Firms have learned the hard way that problems ranging from content management to supplier enablement can slow down an E-procurement project. In the AT Kearney survey, the main problem cited was a lack of integration with existing procurement systems, but respondents also admitted underestimating the difficulty of getting staff to use the new systems. “It is common for companies to experience early success with pilot projects but run into huge difficulties when they try to go for a broad-based implementation,” notes John Blascovich, author of the AT Kearney report.
Some businesses are now seeking ways to automate processes on a short-term, tactical level, rather than investing in costly, longer-term strategic projects.
Little by Little
“The key thing we’ve learnt about e-procurement is that it’s best to take an incremental approach rather than throw everything at it and hope you’re going to get a rapid return,” says Ian Taylor, head of group procurement at Halifax Bank of Scotland (HBOS), a UK financial services firm.

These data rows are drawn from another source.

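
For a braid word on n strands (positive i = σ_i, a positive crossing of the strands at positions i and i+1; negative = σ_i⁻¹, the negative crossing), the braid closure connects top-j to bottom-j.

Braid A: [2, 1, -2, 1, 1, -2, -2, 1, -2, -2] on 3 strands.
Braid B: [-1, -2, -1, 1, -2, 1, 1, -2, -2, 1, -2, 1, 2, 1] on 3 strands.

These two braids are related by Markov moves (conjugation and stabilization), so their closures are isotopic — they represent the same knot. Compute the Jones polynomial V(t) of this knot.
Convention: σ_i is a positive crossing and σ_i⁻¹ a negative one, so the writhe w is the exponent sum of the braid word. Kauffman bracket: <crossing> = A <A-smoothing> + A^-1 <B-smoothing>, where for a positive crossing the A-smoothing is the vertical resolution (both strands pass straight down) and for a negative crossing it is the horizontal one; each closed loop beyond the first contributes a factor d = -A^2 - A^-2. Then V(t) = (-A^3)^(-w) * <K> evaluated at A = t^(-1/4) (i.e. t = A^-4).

t^4 - 3*t^3 + 5*t^2 - 6*t + 7 - 6*t^-1 + 5*t^-2 - 3*t^-3 + t^-4

Derivation:
Markov-equivalent braids have isotopic closures, hence identical knot invariants. Strip the Markov moves from each word to reach a common short braid β, then compute V(t) once on β.
Braid A: s2 s1 s2^-1 s1 s1 s2^-1 s2^-1 s1 s2^-1 s2^-1 on 3 strands reduces by inverse Markov moves (closure unchanged at each step):
  Deconjugate: the word is γ·β·γ⁻¹ with γ = s2 (prefix) and γ⁻¹ = s2^-1 (suffix); strip both.
Reduced to β = s1 s2^-1 s1 s1 s2^-1 s2^-1 s1 s2^-1 on 3 strands, 8 crossings.
Braid B: s1^-1 s2^-1 s1^-1 s1 s2^-1 s1 s1 s2^-1 s2^-1 s1 s2^-1 s1 s2 s1 on 3 strands reduces by inverse Markov moves (closure unchanged at each step):
  Deconjugate: the word is γ·β·γ⁻¹ with γ = s1^-1 s2^-1 (prefix) and γ⁻¹ = s2 s1 (suffix); strip both.
  Deconjugate: the word is γ·β·γ⁻¹ with γ = s1^-1 (prefix) and γ⁻¹ = s1 (suffix); strip both.
Reduced to β = s1 s2^-1 s1 s1 s2^-1 s2^-1 s1 s2^-1 on 3 strands, 8 crossings.
Both give the same β = s1 s2^-1 s1 s1 s2^-1 s2^-1 s1 s2^-1 on 3 strands, so one state sum suffices:
Braid: s1 s2^-1 s1 s1 s2^-1 s2^-1 s1 s2^-1 on 3 strands, 8 crossings.
Writhe w = (#positive) - (#negative) = 4 - 4 = 0.
State-sum expansion of <K>. There are 2^8 = 256 states.
For each crossing: s=0 is the vertical smoothing, s=1 horizontal. Crossing k contributes A^(sign_k * (1 - 2*s_k)); loop factor d = -A^2 - A^-2.
Tabulate the states by total A-exponent and number of loops L (A-exp: L × count):
  A^8: L=5 ×1
  A^6: L=4 ×8
  A^4: L=3 ×27, L=5 ×1
  A^2: L=2 ×47, L=4 ×9
  A^0: L=1 ×37, L=3 ×32, L=5 ×1
  A^-2: L=2 ×47, L=4 ×9
  A^-4: L=3 ×27, L=5 ×1
  A^-6: L=4 ×8
  A^-8: L=5 ×1
Each group contributes A^e * Σ count * d^(L-1):
Powers of d = -A^2 - A^-2: d^2 = A^4 + 2 + A^-4; d^3 = -A^6 - 3*A^2 - 3*A^-2 - A^-6; d^4 = A^8 + 4*A^4 + 6 + 4*A^-4 + A^-8.
  A^8 * (d^4) = A^16 + 4*A^12 + 6*A^8 + 4*A^4 + 1
  A^6 * (8*d^3) = -8*A^12 - 24*A^8 - 24*A^4 - 8
  A^4 * (27*d^2 + d^4) = A^12 + 31*A^8 + 60*A^4 + 31 + A^-4
  A^2 * (47*d + 9*d^3) = -9*A^8 - 74*A^4 - 74 - 9*A^-4
  A^0 * (37 + 32*d^2 + d^4) = A^8 + 36*A^4 + 107 + 36*A^-4 + A^-8
  A^-2 * (47*d + 9*d^3) = -9*A^4 - 74 - 74*A^-4 - 9*A^-8
  A^-4 * (27*d^2 + d^4) = A^4 + 31 + 60*A^-4 + 31*A^-8 + A^-12
  A^-6 * (8*d^3) = -8 - 24*A^-4 - 24*A^-8 - 8*A^-12
  A^-8 * (d^4) = 1 + 4*A^-4 + 6*A^-8 + 4*A^-12 + A^-16
Summing the groups: <K> = A^16 - 3*A^12 + 5*A^8 - 6*A^4 + 7 - 6*A^-4 + 5*A^-8 - 3*A^-12 + A^-16
Normalise by the writhe: (-A^3)^(-w) = (-A^3)^(0) = 1, so f(A) = 1 * <K> = A^16 - 3*A^12 + 5*A^8 - 6*A^4 + 7 - 6*A^-4 + 5*A^-8 - 3*A^-12 + A^-16.
Substitute A = t^(-1/4), i.e. A^e → t^(-e/4): V(t) = t^4 - 3*t^3 + 5*t^2 - 6*t + 7 - 6*t^-1 + 5*t^-2 - 3*t^-3 + t^-4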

Since April 2000, Taylor has been building E-procurement systems for HBOS to support 2,000 users at over 1,000 sites. “We wanted a safe, lower-cost incremental solution,” says Taylor. Co-developed with Arelon, a collaborative software developer, the system has already cut staff time spent on procurement, reduced wastage by 25 percent at a saving of around E500,000 a year, and clipped purchase costs on stationery and the like by at least 2 percent. Now he’s creating applications for high-cost items such as temporary staff and company uniforms.
Taylor says its was important that the applications were developed incrementally. “We were able to prove each stage internally as we went along and easily adapt things to suit our own needs,” he says. “We also collaborated closely with our suppliers to ensure that they could take the technology on board at each step of the way. We haven’t achieved Nirvana in terms of absolute integration with their systems, but we’ll get there.”
Anecdotal evidence suggests that more and more procurement managers share Taylor’s view. At Volkswagen, for example, Meike-Uta Hansen, B2B head of purchasing at the German carmaker, says she “started with small, but effective, projects, beginning with key elements like online negotiation.”
Two years and an estimated E27m later, Hansen has built an auction site to support all operating companies and brands including VW, Audi, Seat, and Skoda. Providing access to online auctions and requests for proposals (RFPs) electronic catalogues, and supplier databases, the system has supported 1,400 online auctions involving 4,000 suppliers from steel to tires to office copiers. These deals accounted for E14 billion of supply spend, around 20 percent of VW’s entire cost base.
Savings have been impressive. VW claims to have shaved 20 percent off costs thanks to online auctions, amounting to E700m, and 21 percent from RFPs.
Hansen, however, believes there’s more work ahead. “We have reduced lead times, cut costs, reduced staff levels, and negotiated better terms, and that’s wonderful,” she says. “But every company is going through a major learning process. People have to realize it is still very early days for sourcing and procurement systems.”